Le verdict est tombé tard hier soir. Mercredi 8 décembre, 10 mois après le drame, le tribunal de première instance de Tanger a condamné le propriétaire de l’usine AM Fashion, qualifiée de “clandestine” par la wilaya, où 29 ouvriers et ouvrières ont trouvé la mort noyés en février dernier, à un an et demi de prison ferme et à une amende de 1 000 dirhams.
La société Amendis, filiale du géant Veolia, a été de son côté condamnée à une amende de 200.000 dirhams de dédommagement aux ayant-droits de 28 des 29 victimes.
Il a été poursuivi pour “avoir causé la mort sans intention de la donner et des blessures involontaires, à cause du non-respect des lois en vigueur et la violation de l’état d’urgence sanitaire, l’ouverture d’une entreprise sans permis, l’exploitation de mineurs sans autorisation et le non-respect des conditions d’hygiène et de sécurité au sein de l’entreprise”.

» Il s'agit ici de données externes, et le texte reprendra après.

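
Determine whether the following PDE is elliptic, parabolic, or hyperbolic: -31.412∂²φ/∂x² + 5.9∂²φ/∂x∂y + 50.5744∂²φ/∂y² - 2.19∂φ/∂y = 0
Coefficients: A = -31.412, B = 5.9, C = 50.5744. B² - 4AC = 6389.3822112, which is positive, so the equation is hyperbolic.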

Le 8 février dernier, le sous-sol de l’usine s’était transformé en fosse commune pour les ouvriers qui y travaillaient. L’hécatombe s’était produite vers 9 heures du matin, lorsque des pluies torrentielles avaient balayé les quartiers de Bendibane et d’El Mers dans la ville du détroit. En l’espace de quelques secondes, les crues avaient complètement inondé le sous-sol et piégé les travailleurs.
Dans les mois qui ont suivi le drame, les familles des victimes ont interpellé à plusieurs reprises l’ancien chef du gouvernement Saâd-Eddine El Othmani, réclamant “un intérêt particulier” de sa part afin qu’il réponde “dans les plus brefs délais” à leurs demandes.
Elles l’exhortaient à intervenir “pour soutenir financièrement et moralement les familles qui vivent dans des conditions tragiques” et exigeaient “la création d’une commission d’enquête indépendante sur l’incident, afin d’arrêter les vrais responsables”.
Elles assuraient ainsi détenir “des preuves impliquant la responsabilité des institutions de l’État dans l’accident mortel”, notamment des documents et des études attestant que l’usine AM Fashion opérait depuis plus de 15 ans “sans respecter le Code du travail”, et pointaient du doigt “l’absence de contrôle par l’inspection du travail et les inspecteurs de la sécurité sociale, alors même que l’usine est domiciliée dans une villa située dans un quartier de récente construction, où 150 ouvriers et ouvrières viennent quotidiennement, jour et nuit, et à la vue des autorités”.